The diagnosis of DVT is associated with the need of increasing dosage of anticoagulants and a higher risk of over dosing in patients with impaired renal function, peripheral hypoperfusion because of low cardiac output, hypotension and vasopressor use, altered binding to albumin, acute phase reactants and generalized edema. Risk factors that may be associated with under dosing are multiple organ dysfunction, high body mass index and the use of vasodepressor.

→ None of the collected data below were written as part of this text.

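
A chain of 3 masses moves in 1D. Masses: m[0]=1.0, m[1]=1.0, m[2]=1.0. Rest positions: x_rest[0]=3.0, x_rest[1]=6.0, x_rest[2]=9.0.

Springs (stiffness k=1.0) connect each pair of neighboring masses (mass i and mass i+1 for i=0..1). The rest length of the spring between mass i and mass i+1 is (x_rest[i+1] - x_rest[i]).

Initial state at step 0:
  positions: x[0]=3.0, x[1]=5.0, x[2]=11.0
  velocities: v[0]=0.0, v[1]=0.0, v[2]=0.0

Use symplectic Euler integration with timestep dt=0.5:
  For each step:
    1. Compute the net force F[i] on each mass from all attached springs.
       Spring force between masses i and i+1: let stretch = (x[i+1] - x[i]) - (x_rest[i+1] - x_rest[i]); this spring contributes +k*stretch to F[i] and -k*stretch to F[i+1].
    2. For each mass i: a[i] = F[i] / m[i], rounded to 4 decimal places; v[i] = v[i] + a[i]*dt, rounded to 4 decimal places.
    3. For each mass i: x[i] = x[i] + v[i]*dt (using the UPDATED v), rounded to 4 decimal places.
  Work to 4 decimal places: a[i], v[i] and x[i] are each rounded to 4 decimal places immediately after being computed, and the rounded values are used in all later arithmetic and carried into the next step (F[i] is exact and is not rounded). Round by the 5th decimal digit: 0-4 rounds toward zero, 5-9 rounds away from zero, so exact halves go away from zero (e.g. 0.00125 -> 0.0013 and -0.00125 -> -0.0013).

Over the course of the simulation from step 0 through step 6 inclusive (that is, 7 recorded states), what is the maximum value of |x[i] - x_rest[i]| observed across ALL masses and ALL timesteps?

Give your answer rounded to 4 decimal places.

Answer: 2.0179

Derivation:
Step 0: x=[3.0000 5.0000 11.0000] v=[0.0000 0.0000 0.0000]
Step 1: x=[2.7500 6.0000 10.2500] v=[-0.5000 2.0000 -1.5000]
Step 2: x=[2.5625 7.2500 9.1875] v=[-0.3750 2.5000 -2.1250]
Step 3: x=[2.7969 7.8125 8.3906] v=[0.4688 1.1250 -1.5938]
Step 4: x=[3.5352 7.2656 8.1992] v=[1.4766 -1.0938 -0.3829]
Step 5: x=[4.4561 6.0195 8.5244] v=[1.8418 -2.4922 0.6503]
Step 6: x=[5.0179 5.0088 8.9734] v=[1.1235 -2.0215 0.8979]
Max displacement = 2.0179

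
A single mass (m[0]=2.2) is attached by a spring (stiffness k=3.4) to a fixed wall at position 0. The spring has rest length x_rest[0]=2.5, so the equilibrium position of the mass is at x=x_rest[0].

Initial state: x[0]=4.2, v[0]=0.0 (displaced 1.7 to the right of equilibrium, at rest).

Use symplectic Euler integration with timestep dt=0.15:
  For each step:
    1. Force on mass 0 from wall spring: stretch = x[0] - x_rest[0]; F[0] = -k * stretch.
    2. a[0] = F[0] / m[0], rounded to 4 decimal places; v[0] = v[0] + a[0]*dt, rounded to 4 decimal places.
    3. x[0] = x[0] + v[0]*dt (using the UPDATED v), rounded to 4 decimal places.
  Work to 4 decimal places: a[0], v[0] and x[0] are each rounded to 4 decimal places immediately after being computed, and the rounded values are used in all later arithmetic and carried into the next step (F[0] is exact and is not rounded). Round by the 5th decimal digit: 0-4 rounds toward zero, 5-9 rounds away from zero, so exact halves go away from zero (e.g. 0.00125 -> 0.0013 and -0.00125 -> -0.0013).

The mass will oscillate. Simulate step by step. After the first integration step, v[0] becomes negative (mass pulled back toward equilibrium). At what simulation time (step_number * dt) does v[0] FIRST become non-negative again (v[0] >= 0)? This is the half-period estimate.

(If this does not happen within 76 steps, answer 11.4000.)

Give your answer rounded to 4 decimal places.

Step 0: x=[4.2000] v=[0.0000]
Step 1: x=[4.1409] v=[-0.3941]
Step 2: x=[4.0247] v=[-0.7745]
Step 3: x=[3.8555] v=[-1.1280]
Step 4: x=[3.6392] v=[-1.4422]
Step 5: x=[3.3833] v=[-1.7063]
Step 6: x=[3.0966] v=[-1.9111]
Step 7: x=[2.7892] v=[-2.0494]
Step 8: x=[2.4717] v=[-2.1164]
Step 9: x=[2.1552] v=[-2.1098]
Step 10: x=[1.8507] v=[-2.0299]
Step 11: x=[1.5688] v=[-1.8794]
Step 12: x=[1.3193] v=[-1.6635]
Step 13: x=[1.1108] v=[-1.3898]
Step 14: x=[0.9506] v=[-1.0678]
Step 15: x=[0.8443] v=[-0.7086]
Step 16: x=[0.7956] v=[-0.3248]
Step 17: x=[0.8061] v=[0.0703]
First v>=0 after going negative at step 17, time=2.5500

Answer: 2.5500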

To monitor the LWMH anticoagulant effect the dosage of anti-Xa levels is used but a correlation between bleeding and thrombosis and anti Xa levels was not clearly proved (r na). Indeed, anti-factor Xa measure a drug concentration, not an effect [37]. Recently, the use of a weight-based LMWH dosing regime has been reported to avoid subtherapeutic anti-factor Xa levels in critically ill population [58]. In clinical conditions with risk of over or underdosing of heparin, the use of mechanical prophylaxis should be optimized and additional risk of bleeding such as thrombocytemia, antiplatelet therapy and surgical intervention that should be delayed whenever possible.

15 Key Messages

Main Certainties

  1. (a)

    ICU patients are at high risk for DVT thrombosis and ICU population is characterized by a dynamic day-to-day variation in the thrombotic threshold and bleeding risk. Pharmacological prophylaxis by heparin should be immediately start at ICU admission and stopped only in those few patients at very high bleeding risk, till the risk is not resolved (Fig. 5).

    Fig. 5
    figure 5

    How to approach DVT in ICU. Schematic synthesis of key points to be adopted for the optimization of thromboprophylaxis in ICU shown as a therapeutical triad

  2. (b)

    In each ICU data on DVT prevalence and incidence obtained by scheduled ultrasound screening should be available and regularly (monthly) updated.

  3. (c)

    Electronic form for individual thrombotic and bleeding risk assessment models should be available in every ICU and used daily. The models for calculating thrombotic risk would consider the additive effect of the different risk factors on each of three components of the Virchow‘s triad. The application of pharmacological and mechanical prophylaxis should be optimized by individual checklist-form for intensivists and nurses.

Doubts

  1. (a)

    Individualized thromboprophylaxis regimens in ICU is invoked, expecially in renal failure and obesity, but how to monitor is still a matter of debate.

  2. (b)

    A role for mechanical thromboprophylaxis in ICU is proved, but how to standardize its use at the best is a question to be addressed.